Natif d’un village de l’est de la Turquie, membre d’une famille nombreuse aux origines modestes, Kiliçdaroglu a suivi des études d’économie puis a intégré le ministère des Finances, où il a terminé sa carrière dans les années 1990 à la tête de la Sécurité sociale du pays. En 2002, alors à la retraite, il se tourne vers le CHP et se fait élire député pour la première fois, dans une circonscription d’Istanbul. Un succès électoral qu’il a renouvelé en 2007, accédant en prime au grade de vice-président de son parti.
« C’est un vrai bureaucrate, qui s’est engagé dans la longueur au sein de ce qui est devenu le principal parti d’opposition », décrit Bayram Balci, chercheur au Centre de recherches internationales de Sciences Po Paris. « Il a toujours contesté la gestion du gouvernement et ses dérives, tout en faisant grossir le consensus derrière lui. » En 2008, Kemal Kiliçdaroglu entre en opposition frontale avec le Parti de la justice et du développement (AKP), dont il dénonce des pratiques de corruption – s’attirant au passage les foudres de son leader, Recep Tayyip Erdogan, alors Premier ministre.
« On a souvent reproché à Kiliçdaroglu un certain manque de charisme, mais c’est loin d’être quelqu’un d’insignifiant. »
Bayram Balci, chercheur à Sciences Po Parisà franceinfo
Dès 2009, sa popularité grandit après sa candidature aux élections municipales d’Istanbul. Malgré sa défaite face à l’AKP, il prend la tête du Parti républicain du peuple l’année suivante. En 2013, le CHP soutient le mouvement de contestation Gezi, très actif dans les grandes villes du pays. Mais c’est en juin 2017 que Kemal Kiliçdaroglu signe l’un de ses plus grands coups d’éclat, en organisant une marche de plus de 400 km entre Ankara et Istanbul afin de réclamer la libération d’un député du CHP jeté en prison pour avoir divulgué des informations touchant aux services secrets turcs. « Il a marqué pas mal de points en unifiant les courants de son parti, ce qui n’était pas une mince affaire », fait remarquer Bayram Balci.

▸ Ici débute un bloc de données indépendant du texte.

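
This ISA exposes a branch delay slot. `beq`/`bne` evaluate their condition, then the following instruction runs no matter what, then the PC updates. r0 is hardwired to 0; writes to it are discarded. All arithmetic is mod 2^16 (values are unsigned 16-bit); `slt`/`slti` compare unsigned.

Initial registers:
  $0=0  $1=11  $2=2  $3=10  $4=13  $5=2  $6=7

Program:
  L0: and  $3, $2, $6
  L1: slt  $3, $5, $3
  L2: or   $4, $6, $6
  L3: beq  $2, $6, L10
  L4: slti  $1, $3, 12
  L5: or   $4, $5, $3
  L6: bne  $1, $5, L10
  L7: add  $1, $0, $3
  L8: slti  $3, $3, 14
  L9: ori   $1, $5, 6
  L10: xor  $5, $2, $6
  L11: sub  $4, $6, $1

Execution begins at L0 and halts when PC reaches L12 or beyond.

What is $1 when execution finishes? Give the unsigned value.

0

  step pc=0: and  $3, $2, $6  regs=(0,11,2,2,13,2,7)
  step pc=1: slt  $3, $5, $3  regs=(0,11,2,0,13,2,7)
  step pc=2: or   $4, $6, $6  regs=(0,11,2,0,7,2,7)
  step pc=3: beq  $2, $6, L10  cond=F  regs=(0,11,2,0,7,2,7)
  step pc=4: slti  $1, $3, 12  regs=(0,1,2,0,7,2,7)
  step pc=5: or   $4, $5, $3  regs=(0,1,2,0,2,2,7)
  step pc=6: bne  $1, $5, L10  cond=T  regs=(0,1,2,0,2,2,7)
  step pc=7: add  $1, $0, $3  regs=(0,0,2,0,2,2,7)
  step pc=10: xor  $5, $2, $6  regs=(0,0,2,0,2,5,7)
  step pc=11: sub  $4, $6, $1  regs=(0,0,2,0,7,5,7)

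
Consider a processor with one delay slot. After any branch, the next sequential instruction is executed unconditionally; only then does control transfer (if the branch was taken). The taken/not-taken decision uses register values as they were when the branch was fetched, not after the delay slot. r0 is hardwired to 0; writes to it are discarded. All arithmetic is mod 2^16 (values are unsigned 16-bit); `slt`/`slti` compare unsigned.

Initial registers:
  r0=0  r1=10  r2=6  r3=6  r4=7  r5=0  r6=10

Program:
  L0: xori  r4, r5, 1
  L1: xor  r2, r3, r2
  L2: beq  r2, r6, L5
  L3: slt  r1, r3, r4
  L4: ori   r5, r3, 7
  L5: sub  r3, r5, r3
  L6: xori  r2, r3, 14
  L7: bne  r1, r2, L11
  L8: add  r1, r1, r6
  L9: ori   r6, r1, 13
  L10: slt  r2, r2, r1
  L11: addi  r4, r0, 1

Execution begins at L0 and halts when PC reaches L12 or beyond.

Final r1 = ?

10

[0] xori  r4, r5, 1  →  {r0:0, r1:10, r2:6, r3:6, r4:1, r5:0, r6:10}
[1] xor  r2, r3, r2  →  {r0:0, r1:10, r2:0, r3:6, r4:1, r5:0, r6:10}
[2] beq  r2, r6, L5  →  {r0:0, r1:10, r2:0, r3:6, r4:1, r5:0, r6:10}  ⟨branch fallthrough⟩
[3] slt  r1, r3, r4  →  {r0:0, r1:0, r2:0, r3:6, r4:1, r5:0, r6:10}
[4] ori   r5, r3, 7  →  {r0:0, r1:0, r2:0, r3:6, r4:1, r5:7, r6:10}
[5] sub  r3, r5, r3  →  {r0:0, r1:0, r2:0, r3:1, r4:1, r5:7, r6:10}
[6] xori  r2, r3, 14  →  {r0:0, r1:0, r2:15, r3:1, r4:1, r5:7, r6:10}
[7] bne  r1, r2, L11  →  {r0:0, r1:0, r2:15, r3:1, r4:1, r5:7, r6:10}  ⟨branch taken⟩
[8] add  r1, r1, r6  →  {r0:0, r1:10, r2:15, r3:1, r4:1, r5:7, r6:10}
[11] addi  r4, r0, 1  →  {r0:0, r1:10, r2:15, r3:1, r4:1, r5:7, r6:10}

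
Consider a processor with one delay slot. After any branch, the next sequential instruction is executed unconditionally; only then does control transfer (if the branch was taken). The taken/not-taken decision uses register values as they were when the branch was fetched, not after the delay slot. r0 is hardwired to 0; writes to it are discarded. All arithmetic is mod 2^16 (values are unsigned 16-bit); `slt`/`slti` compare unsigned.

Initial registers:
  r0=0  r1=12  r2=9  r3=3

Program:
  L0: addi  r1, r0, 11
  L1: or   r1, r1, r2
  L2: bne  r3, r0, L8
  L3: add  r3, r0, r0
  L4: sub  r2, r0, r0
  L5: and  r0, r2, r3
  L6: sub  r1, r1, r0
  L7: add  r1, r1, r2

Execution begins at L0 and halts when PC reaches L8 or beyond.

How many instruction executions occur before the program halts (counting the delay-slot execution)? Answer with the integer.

  step pc=0: addi  r1, r0, 11  regs=(0,11,9,3)
  step pc=1: or   r1, r1, r2  regs=(0,11,9,3)
  step pc=2: bne  r3, r0, L8  cond=T  regs=(0,11,9,3)
  step pc=3: add  r3, r0, r0  regs=(0,11,9,0)

4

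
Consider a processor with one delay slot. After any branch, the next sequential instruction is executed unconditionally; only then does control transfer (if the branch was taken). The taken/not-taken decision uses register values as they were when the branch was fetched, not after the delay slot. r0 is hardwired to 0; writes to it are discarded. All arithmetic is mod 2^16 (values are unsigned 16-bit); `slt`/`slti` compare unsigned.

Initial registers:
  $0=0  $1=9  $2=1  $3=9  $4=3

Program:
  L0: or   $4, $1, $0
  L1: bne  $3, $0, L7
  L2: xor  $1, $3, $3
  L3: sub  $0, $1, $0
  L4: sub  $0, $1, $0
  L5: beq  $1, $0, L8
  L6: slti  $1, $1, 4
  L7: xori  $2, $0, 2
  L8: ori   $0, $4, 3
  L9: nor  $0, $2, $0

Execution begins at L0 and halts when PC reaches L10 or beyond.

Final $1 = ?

PC=0  or   $4, $1, $0        | $0=0 $1=9 $2=1 $3=9 $4=9
PC=1  bne  $3, $0, L7        | $0=0 $1=9 $2=1 $3=9 $4=9  [TAKEN]
PC=2  xor  $1, $3, $3        | $0=0 $1=0 $2=1 $3=9 $4=9
PC=7  xori  $2, $0, 2        | $0=0 $1=0 $2=2 $3=9 $4=9
PC=8  ori   $0, $4, 3        | $0=0 $1=0 $2=2 $3=9 $4=9
PC=9  nor  $0, $2, $0        | $0=0 $1=0 $2=2 $3=9 $4=9

0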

Un « équilibriste » qui veut brasser large
Car avant de se hisser à la tête d’une coalition pour le moins hétéroclite, Kemal Kiliçdaroglu a dû mettre d’accord les différentes composantes du CHP. « C’est un parti que l’on présente comme social-démocrate, c’est d’ailleurs la ligne de Kiliçdaroglu, mais d’autres tendances fortes se dessinent », note Nicolas Manceau, maître de conférences en sciences politiques à l’université de Bordeaux et chercheur associé à l’Institut français d’études anatoliennes. Historiquement laïc et tourné vers l’Occident, le CHP « a aussi eu des crispations nationalistes, voire souverainistes ces dernières années ».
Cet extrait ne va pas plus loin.